If you are looking to self-publish a romance novel, why not work with the people you know? You just might have an expert in your home or in your friend group who knows how to write or publish a book. In this video, the Self Publishing Show interviews Lucy and Tim Score (aka–Tim Hoot), a husband and wife team. Lucy does the writing and Tim does the marketing and publishing.
Lucy Score has always been a writer who loved to read romance novels. She was a journalist but did not like working for newspapers. She began writing stories in notebooks, and her brother told her that she could self-publish. So, she wrote a book after being laid off from a newspaper job. It took her a year to write 25,000 words; she found it difficult to focus and commit to writing and publishing.
She worked as a freelance author and wrote her novella in her downtime. She published it in 2015 and sold 35 copies. Her brother helped her make connections to expand her novella into 50,000 words and get her book into the world. The new version – Undercover Love – came out a year later.
She learned how to be a better writer and speed up her writing to work as a full-time novelist in five years. Her novels are contemporary romance, which is the biggest genre in the world. She has explicit sex scenes, but there’s a story in her books.
When her second book came out, it hit #1 in the Kindle Store on Amazon. She had just been fired from her accounting job the day before the book came out on Amazon. Her independent publisher gave her an advance on the sale of the book, which was enough for her to quit her job immediately.
Her two-week advance from the publisher of $40,000 was as much as her annual salary. With her 50-50 royalty split, she made $250,000 in one month. After her second book hit #1, more people bought her first book, too. She felt very insecure about not having any control over trusting her livelihood to write romance novels. But, people actually do.

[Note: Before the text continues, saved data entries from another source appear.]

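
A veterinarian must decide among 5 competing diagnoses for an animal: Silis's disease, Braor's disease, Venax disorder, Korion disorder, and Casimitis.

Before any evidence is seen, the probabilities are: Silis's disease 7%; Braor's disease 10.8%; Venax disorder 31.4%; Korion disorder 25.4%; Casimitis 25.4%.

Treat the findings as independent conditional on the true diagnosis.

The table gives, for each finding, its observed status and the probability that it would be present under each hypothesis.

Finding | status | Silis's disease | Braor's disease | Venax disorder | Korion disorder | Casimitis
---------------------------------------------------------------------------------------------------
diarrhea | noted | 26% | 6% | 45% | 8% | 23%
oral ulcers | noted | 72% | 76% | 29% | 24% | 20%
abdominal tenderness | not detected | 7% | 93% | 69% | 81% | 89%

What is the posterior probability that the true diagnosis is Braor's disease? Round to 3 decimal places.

0.013

For each hypothesis, the unnormalized posterior weight is prior × product of the finding likelihoods (using 1 − P(present | H) for each absent finding):
  Silis's disease: 0.070 × 0.26 × 0.72 × (1 − 0.07) = 0.012187
  Braor's disease: 0.108 × 0.06 × 0.76 × (1 − 0.93) = 0.00034474
  Venax disorder: 0.314 × 0.45 × 0.29 × (1 − 0.69) = 0.012703
  Korion disorder: 0.254 × 0.08 × 0.24 × (1 − 0.81) = 0.00092659
  Casimitis: 0.254 × 0.23 × 0.20 × (1 − 0.89) = 0.0012852
The unnormalized weights sum to 0.027446.
P(Braor's disease | evidence) = 0.00034474 / 0.027446 ≈ 0.013.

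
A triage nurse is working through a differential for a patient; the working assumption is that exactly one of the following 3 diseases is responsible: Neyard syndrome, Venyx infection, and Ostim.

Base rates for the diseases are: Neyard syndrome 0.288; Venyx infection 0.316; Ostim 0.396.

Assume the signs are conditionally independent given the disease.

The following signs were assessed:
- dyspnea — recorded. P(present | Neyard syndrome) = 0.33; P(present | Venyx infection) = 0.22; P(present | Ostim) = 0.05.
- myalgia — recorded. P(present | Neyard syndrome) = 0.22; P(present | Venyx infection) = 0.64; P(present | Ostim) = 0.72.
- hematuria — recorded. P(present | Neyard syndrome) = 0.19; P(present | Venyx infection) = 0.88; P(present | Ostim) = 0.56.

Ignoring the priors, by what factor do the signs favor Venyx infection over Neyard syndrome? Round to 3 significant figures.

Take the product of per-sign likelihoods under each hypothesis, then divide.
  Venyx infection: 0.22 × 0.64 × 0.88 = 0.1239
  Neyard syndrome: 0.33 × 0.22 × 0.19 = 0.013794
Bayes factor = 0.1239 / 0.013794 ≈ 8.98

8.98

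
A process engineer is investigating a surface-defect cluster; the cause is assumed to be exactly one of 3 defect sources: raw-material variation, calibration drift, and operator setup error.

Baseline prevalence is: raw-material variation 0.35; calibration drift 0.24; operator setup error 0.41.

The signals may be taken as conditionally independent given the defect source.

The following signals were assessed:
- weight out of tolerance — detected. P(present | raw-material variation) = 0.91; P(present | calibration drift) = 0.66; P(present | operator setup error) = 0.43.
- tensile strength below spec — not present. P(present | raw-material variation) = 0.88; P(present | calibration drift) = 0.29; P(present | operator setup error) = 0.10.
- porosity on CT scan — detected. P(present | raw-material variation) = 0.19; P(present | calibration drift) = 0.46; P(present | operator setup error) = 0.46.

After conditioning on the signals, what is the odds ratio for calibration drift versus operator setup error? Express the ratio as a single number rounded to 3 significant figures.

0.709

Posterior odds equal prior odds times the likelihood ratio; only the two competing hypotheses matter (using 1 − P(present | H) for each absent signal).
  calibration drift: 0.24 × 0.66 × (1 − 0.29) × 0.46 = 0.051733
  operator setup error: 0.41 × 0.43 × (1 − 0.10) × 0.46 = 0.072988
Odds(calibration drift : operator setup error) = 0.051733 / 0.072988 ≈ 0.709.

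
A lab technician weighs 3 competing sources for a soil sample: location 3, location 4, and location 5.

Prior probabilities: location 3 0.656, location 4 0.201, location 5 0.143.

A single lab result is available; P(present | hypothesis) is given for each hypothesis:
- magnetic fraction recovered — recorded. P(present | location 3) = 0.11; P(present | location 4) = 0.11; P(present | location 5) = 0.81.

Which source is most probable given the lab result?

location 5

Multiply each prior by the likelihood of the lab result:
  location 3: 0.656 × 0.11 = 0.07216
  location 4: 0.201 × 0.11 = 0.02211
  location 5: 0.143 × 0.81 = 0.11583
Marginal likelihood of the evidence = 0.2101.
P(location 3 | evidence) ≈ 0.07216 / 0.2101 ≈ 0.343
P(location 4 | evidence) ≈ 0.02211 / 0.2101 ≈ 0.105
P(location 5 | evidence) ≈ 0.11583 / 0.2101 ≈ 0.551
The largest is 0.551, so location 5 is most probable.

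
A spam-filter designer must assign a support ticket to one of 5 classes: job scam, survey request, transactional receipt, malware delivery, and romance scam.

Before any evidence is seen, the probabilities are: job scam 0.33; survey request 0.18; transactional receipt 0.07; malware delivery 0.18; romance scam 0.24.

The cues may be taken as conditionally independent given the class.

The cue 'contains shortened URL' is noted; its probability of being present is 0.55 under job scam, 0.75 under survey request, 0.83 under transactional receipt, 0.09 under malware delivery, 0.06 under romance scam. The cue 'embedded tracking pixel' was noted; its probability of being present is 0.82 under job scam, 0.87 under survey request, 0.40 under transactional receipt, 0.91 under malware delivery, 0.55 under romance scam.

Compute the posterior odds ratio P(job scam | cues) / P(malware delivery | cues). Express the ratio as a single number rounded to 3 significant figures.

10.1

Unnormalized posterior weight (prior times the cue likelihoods) for each of the two hypotheses:
  job scam: 0.33 × 0.55 × 0.82 = 0.14883
  malware delivery: 0.18 × 0.09 × 0.91 = 0.014742
Odds(job scam : malware delivery) = 0.14883 / 0.014742 ≈ 10.1.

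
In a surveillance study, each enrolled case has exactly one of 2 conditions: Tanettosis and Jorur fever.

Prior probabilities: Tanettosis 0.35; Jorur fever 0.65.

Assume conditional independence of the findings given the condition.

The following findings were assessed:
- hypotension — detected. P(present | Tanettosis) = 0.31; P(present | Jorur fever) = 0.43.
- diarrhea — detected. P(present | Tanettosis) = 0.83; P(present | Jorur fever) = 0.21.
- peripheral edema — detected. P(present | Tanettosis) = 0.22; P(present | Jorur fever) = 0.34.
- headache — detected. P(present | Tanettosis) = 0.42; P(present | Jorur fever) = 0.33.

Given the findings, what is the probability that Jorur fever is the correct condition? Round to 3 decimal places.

For each hypothesis, the unnormalized posterior weight is prior × product of the finding likelihoods:
  Tanettosis: 0.35 × 0.31 × 0.83 × 0.22 × 0.42 = 0.0083211
  Jorur fever: 0.65 × 0.43 × 0.21 × 0.34 × 0.33 = 0.0065856
Marginal likelihood of the evidence = 0.014907.
P(Jorur fever | evidence) = 0.0065856 / 0.014907 ≈ 0.442.

0.442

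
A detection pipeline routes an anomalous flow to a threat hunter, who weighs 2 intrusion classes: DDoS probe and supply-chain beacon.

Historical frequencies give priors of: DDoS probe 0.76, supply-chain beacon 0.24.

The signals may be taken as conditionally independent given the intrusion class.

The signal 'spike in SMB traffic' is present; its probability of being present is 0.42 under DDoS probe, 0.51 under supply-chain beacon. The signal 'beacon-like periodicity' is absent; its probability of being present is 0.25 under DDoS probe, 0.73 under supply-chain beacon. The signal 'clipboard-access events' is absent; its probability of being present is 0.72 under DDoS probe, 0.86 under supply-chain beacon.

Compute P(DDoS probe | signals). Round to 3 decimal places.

0.935

By Bayes' rule with conditional independence, the unnormalized weight for each hypothesis is prior × ∏ likelihoods (using 1 − P(present | H) for each absent signal):
  DDoS probe: 0.76 × 0.42 × (1 − 0.25) × (1 − 0.72) = 0.067032
  supply-chain beacon: 0.24 × 0.51 × (1 − 0.73) × (1 − 0.86) = 0.0046267
Normalizing constant Z = 0.067032 + 0.0046267 = 0.071659.
P(DDoS probe | evidence) = 0.067032 / 0.071659 ≈ 0.935.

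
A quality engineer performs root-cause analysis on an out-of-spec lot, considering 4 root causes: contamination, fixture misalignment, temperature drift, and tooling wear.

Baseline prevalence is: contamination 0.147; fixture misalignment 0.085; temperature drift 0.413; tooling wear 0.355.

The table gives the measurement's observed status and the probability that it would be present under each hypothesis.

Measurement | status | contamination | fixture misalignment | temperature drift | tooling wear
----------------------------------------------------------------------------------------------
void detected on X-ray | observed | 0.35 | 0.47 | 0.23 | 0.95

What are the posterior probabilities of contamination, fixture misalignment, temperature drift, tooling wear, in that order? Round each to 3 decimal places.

By Bayes' rule, the unnormalized weight for each hypothesis is prior × likelihood:
  contamination: 0.147 × 0.35 = 0.05145
  fixture misalignment: 0.085 × 0.47 = 0.03995
  temperature drift: 0.413 × 0.23 = 0.09499
  tooling wear: 0.355 × 0.95 = 0.33725
Marginal likelihood of the evidence = 0.52364.
P(contamination | evidence) = 0.05145 / 0.52364 ≈ 0.098
P(fixture misalignment | evidence) = 0.03995 / 0.52364 ≈ 0.076
P(temperature drift | evidence) = 0.09499 / 0.52364 ≈ 0.181
P(tooling wear | evidence) = 0.33725 / 0.52364 ≈ 0.644

0.098, 0.076, 0.181, 0.644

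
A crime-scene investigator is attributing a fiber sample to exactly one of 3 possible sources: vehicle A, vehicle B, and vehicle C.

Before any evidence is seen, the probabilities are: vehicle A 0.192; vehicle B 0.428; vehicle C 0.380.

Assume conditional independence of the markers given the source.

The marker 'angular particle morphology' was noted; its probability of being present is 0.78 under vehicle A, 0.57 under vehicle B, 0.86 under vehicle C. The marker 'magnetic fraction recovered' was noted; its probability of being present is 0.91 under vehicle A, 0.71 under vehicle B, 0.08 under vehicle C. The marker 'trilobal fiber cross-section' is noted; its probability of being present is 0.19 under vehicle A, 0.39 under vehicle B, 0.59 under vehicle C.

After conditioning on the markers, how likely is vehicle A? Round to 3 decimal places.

For each hypothesis, the unnormalized posterior weight is prior × product of the marker likelihoods:
  vehicle A: 0.192 × 0.78 × 0.91 × 0.19 = 0.025894
  vehicle B: 0.428 × 0.57 × 0.71 × 0.39 = 0.067553
  vehicle C: 0.380 × 0.86 × 0.08 × 0.59 = 0.015425
Marginal likelihood of the evidence = 0.10887.
P(vehicle A | evidence) = 0.025894 / 0.10887 ≈ 0.238.

0.238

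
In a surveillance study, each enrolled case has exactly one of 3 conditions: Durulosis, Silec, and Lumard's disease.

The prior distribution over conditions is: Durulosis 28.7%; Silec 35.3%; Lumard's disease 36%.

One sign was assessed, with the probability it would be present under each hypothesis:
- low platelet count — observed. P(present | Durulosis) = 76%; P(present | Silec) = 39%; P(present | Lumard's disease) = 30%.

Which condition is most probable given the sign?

Durulosis

By Bayes' rule, the unnormalized weight for each hypothesis is prior × likelihood:
  Durulosis: 0.287 × 0.76 = 0.21812
  Silec: 0.353 × 0.39 = 0.13767
  Lumard's disease: 0.360 × 0.30 = 0.108
The unnormalized weights sum to 0.46379.
P(Durulosis | evidence) ≈ 0.21812 / 0.46379 ≈ 0.470
P(Silec | evidence) ≈ 0.13767 / 0.46379 ≈ 0.297
P(Lumard's disease | evidence) ≈ 0.108 / 0.46379 ≈ 0.233
The largest is 0.470, so Durulosis is most probable.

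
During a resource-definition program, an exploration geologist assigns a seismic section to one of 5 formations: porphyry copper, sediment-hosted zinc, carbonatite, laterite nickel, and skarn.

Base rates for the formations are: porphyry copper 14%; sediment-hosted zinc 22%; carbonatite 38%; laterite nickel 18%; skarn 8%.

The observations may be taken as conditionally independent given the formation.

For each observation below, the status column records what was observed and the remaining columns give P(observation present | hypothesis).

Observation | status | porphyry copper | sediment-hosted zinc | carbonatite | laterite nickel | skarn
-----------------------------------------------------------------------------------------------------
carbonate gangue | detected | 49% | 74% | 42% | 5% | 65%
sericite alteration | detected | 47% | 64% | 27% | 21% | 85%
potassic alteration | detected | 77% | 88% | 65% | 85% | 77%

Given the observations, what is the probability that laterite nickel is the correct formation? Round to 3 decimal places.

By Bayes' rule with conditional independence, the unnormalized weight for each hypothesis is prior × ∏ likelihoods:
  porphyry copper: 0.14 × 0.49 × 0.47 × 0.77 = 0.024826
  sediment-hosted zinc: 0.22 × 0.74 × 0.64 × 0.88 = 0.091689
  carbonatite: 0.38 × 0.42 × 0.27 × 0.65 = 0.02801
  laterite nickel: 0.18 × 0.05 × 0.21 × 0.85 = 0.0016065
  skarn: 0.08 × 0.65 × 0.85 × 0.77 = 0.034034
The unnormalized weights sum to 0.18017.
P(laterite nickel | evidence) = 0.0016065 / 0.18017 ≈ 0.009.

0.009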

Eventually, Score wanted to have control over her books and how they were published. Her husband became her publisher, after doing other self-employed work. There is so much to learn about writing, self-publishing, marketing, and communicating with readers.
Score learned how to “make herself sticky” with her readers. She needed to learn how to get her readers to want to stick with her and keep buying her books. Score made a significant mistake of turning a long text into two short ones with a cliffhanger in the middle. Readers did not like that strategy.
Instead, she learned practical ways to keep her readers wanting to read her work:
- Created the “back matter.” She built a website and created a newsletter. The back matter is the information about the author on the last page of the book.
- Started a Facebook reader group. Her Facebook group has helped to build her career.
- Attended conferences to work with other writers. Getting connections with other writers helps her rank higher on the book-selling lists.
- Attends events with her readers. Her readers participated in a book-signing event with Nora Roberts. Her readers traveled together to meet Score after planning an event on Facebook.
With a set of readers, she writes books that she would like to read. She does not think about her readers, but she does drop Easter eggs in her books, like her regular readers’ names. Indie writers get to have relationships with her readers in a different way that writers connected with their readers in previous decades.
As a husband and wife team, the two work well together at home. Score writes, and Hoot works in the basement in his office. The pair are workaholics, so they make time to be together outside of work situations. She does all of the writing, and he does all of the marketing and business work.